Równie „wspaniałym” mecenasem jak prezes Klesyk jest polskie państwo. O kulturze w swoim exposé Tusk się nie zająknął. Program stypendialny dla ludzi pióra istnieje w formie szczątkowej (po części zresztą finansowany przez poprzednie pokolenia pisarzy, z podatku od wydawania utworów, do których wygasły prawa), w efekcie niektórzy autentycznie nawet biedują. A ci, którzy nie biedują, czas, w którym mogliby pisać, muszą poświęcić na zarobkowanie. No ale zdaniem Wielowieyskiej i Klesyka słusznie, niech zarobią na swoje fanaberie, przecież nie ma żadnego „uzasadnienia społecznego”, by płacili za to podatnicy, co komu przyjdzie z tego, że powstanie więcej powieści? Na rynku książki i tak jest nadprodukcja. Jak się twórcom odbierze „przywileje”, nadprodukcję się ograniczy: same korzyści.
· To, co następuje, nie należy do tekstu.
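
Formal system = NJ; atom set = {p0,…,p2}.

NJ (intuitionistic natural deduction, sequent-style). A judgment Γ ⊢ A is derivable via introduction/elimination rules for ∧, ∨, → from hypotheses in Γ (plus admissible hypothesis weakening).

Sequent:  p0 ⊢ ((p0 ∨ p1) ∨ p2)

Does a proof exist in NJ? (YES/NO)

Proof tree:
[∨I₁] p0 ⊢ ((p0 ∨ p1) ∨ p2)
  [∨I₁] p0 ⊢ (p0 ∨ p1)
    [Ax] p0 ⊢ p0

Result: YES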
Wiem oczywiście, że zapowiedź zniesienia „przywileju” tych biedujących nie dotyczy. Ale to tylko kwestia czasu. Tym krótszego, że proponowane rozwiązanie, by 50% kosztów nie mogli naliczać jedynie bogatsi twórcy, jest ewidentnie niekonstytucyjne. Bo formalnie to nie jest wyższe opodatkowanie lepiej zarabiających. Rozróżnienie kosztów uzyskania przychodu oznaczałoby, że ludzie wykonujący ten sam zawód działaliby na różnych warunkach, jedni lepszych, drudzy gorszych, a taka sytuacja to nierówność wobec prawa. Na podobnej zasadzie można by wprowadzić przepis, że lekarze, których pensja przekracza średnią krajową, mają mieć obowiązkowo cztery dyżury w miesiącu, a ci z niższą dwa.

4 komentarze:

  1. Nic dodać, nic ująć...

    nibezkrytyczny

    OdpowiedzUsuń
  2. Abstrahując od meritum wpisu, pozwolę sobie tylko zweryfikować błąd zawarty w ostatnim akapicie:

    "Bo formalnie to nie jest wyższe opodatkowanie lepiej zarabiających. Rozróżnienie kosztów uzyskania przychodu oznaczałoby, że ludzie wykonujący ten sam zawód działaliby na różnych warunkach, jedni lepszych, drudzy gorszych, a taka sytuacja to nierówność wobec prawa."

    Pomysł rządu przewiduje, że 50% KUP miałoby obowiązywać do kwoty bodajże 87 tys. złotych rocznie. To nie oznacza, że osoba zarabiająca 90 tys. zapłaciłaby pełny podatek od całości przychodów (co istotnie stanowiłoby nierówność wobec prawa), ale od różnicy między swoimi zarobkami a 87 tys. zł - czyli w tym przypadku: od 3 tys. zł (co jest właśnie formą wyższego opodatkowania lepiej zarabiających).

    OdpowiedzUsuń
  3. Czy dziennikarze to tacy współczesni "pozyteczni idioci" skoro działają na swoją szkodę?

    OdpowiedzUsuń
  4. Negrin: To jest oczywiste i taką sytuację miałem na myśli. A jeśli uważa Pan, że inne warunki obowiązujące od pewnego pułapu, nie są innymi warunkami, tylko wyższym opodatkowaniem, to powstaje pytanie, z jakiego tytułu twórca miałby płacić podwójnie wyższy podatek. Bo on przecież zapłaci wyższy podatek z racji przekroczenia drugiego progu podatkowego.

    OdpowiedzUsuń

Komentarze anonimowe są niemile widziane i zastrzegam sobie prawo do ich kasowania bez dalszych wyjaśnień.